R- Dès que le Premier ministre actuel a été installé aux responsabilités, nous lui avons expliqué en quoi, en matière sociale, il fallait concevoir du droit une nouvelle sécurité sociale professionnelle, disons-nous, pour ne plus avoir des salariés Kleenex dans les entreprises. Nous avons encore le cas avec Seb. On ne s'intéresse plus ou on ne veut pas s'intéresser aux motivations qui amènent à des restructurations d'entreprise. Nous voulons, nous, continuer à intervenir sur le bien fondé de ces décisions de restructuration. Lorsque que SEB décide, par exemple, de produire en Chine et non plus en France, il faut continuer à intervenir là-dessus mais il faut surtout travailler à d'autres garanties qui empêchent les salariés d'être les victimes systématiques de décisions économiques sur lesquelles ils n'ont pas prise, où l'on refuse qu'ils aient un droit d'intervention. Mais on refuse de contraindre le patron d'accepter ce type de discussion, et, au contraire, on demande aux salariés de se partager le travail que les employeurs veulent bien maintenir en France.

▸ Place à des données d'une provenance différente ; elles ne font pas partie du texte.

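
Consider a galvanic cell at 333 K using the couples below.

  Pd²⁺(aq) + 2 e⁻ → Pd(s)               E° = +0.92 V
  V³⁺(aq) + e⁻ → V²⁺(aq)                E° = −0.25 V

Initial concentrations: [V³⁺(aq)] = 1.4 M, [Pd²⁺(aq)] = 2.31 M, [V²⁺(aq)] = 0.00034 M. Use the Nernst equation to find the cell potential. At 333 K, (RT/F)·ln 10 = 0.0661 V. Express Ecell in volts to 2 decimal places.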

Pour nous, c'est inacceptable, mais il y a d'autres solutions possibles.
Q- Vous avez dénoncé certains qui prônent deux conceptions du syndicalisme, et qui bétonnent leur identité autour d'un tel noyau ; pensez-vous à la CFDT ?
R- Je pense aux organisations, qui, dans un pays comme le nôtre, trop faiblement syndiqué - et je voudrais dire combien, si le Gouvernement aujourd'hui s'estime en capacité d'aller aussi loin dans la remise en cause des droits des salariés, c'est aussi parce que nous ne sommes pas suffisamment structurés -, dans un pays aussi faiblement syndiqué, l'heure ne doit pas être à la division, à la dispersion et aussi aux certitudes. C'est la raison pour laquelle je me félicite que se dessinent des mouvements unitaires dans une période où le fondamental de notre mission, en tant que défenseurs des droits des salariés, est à l'ordre du jour.